The opposition calls for the release of political prisoners, the restoration of the rule of law and free elections under the supervision of international observers. This requirement would imply that the Ortega-Murillo couple agreed to open negotiations, which they absolutely do not seem willing to do. Its plan is undoubtedly to methodically pursue its policy of selective terror and organize fraudulent elections. The most effective measures to force the release of political prisoners and restore the rule of law are not, as US legislators think, economic sanctions such as Nicaragua's exclusion from free trade agreements with the United States and other Central American countries and From north. Such measures will not hit either Ortega-Murillo or his supporters, but the poorest Nicaraguans in the first place. The most effective sanctions consist of freezing the assets of Nicaraguan political officials. There is no lack of reasons for this: illicit money laundering, participation in repressive actions and crimes against humanity, contrary to Nicaragua's international commitments and respect for fundamental freedoms. These ongoing actions, which could lead to the confiscation of the Ortega Murillo family's assets and their dependents, are the ones that most worry them. It is desirable that the actions initially launched by the United States at the end of Donald Trump's term multiply in Latin America and Europe. Another initiative could worry the Ortega Murillos: that Nicaraguans in exile file a complaint with an international court that makes them answer for the crimes committed during the repression of the 2018 insurrection. All these actions must be supported without resistance.
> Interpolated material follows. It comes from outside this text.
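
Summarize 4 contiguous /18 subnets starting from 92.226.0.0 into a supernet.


Original prefix: /18
Number of subnets: 4 = 2^2
New prefix = 18 - 2 = 16
Supernet: 92.226.0.0/16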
As in 1979, Nicaraguans were in vital need of support from the international community to oust Somoza, the last son of an authoritarian dynasty, this time they need no less to get rid of a couple of totalitarian tyrants. At the time, support was unrestricted. Now is the time to do the same.
*Gilles Bataillon is a sociologist, researcher at Center d'études sociologiques et politiques Raymond-Aron de l'École des hautes études en sciences sociales de Paris (CESPRA-EHESS). Author, among other books, of Enquête sur une guerilla: Nicaragua (1982-2007) (Editions du Félin).
Translation: Fernando Lima da Neves.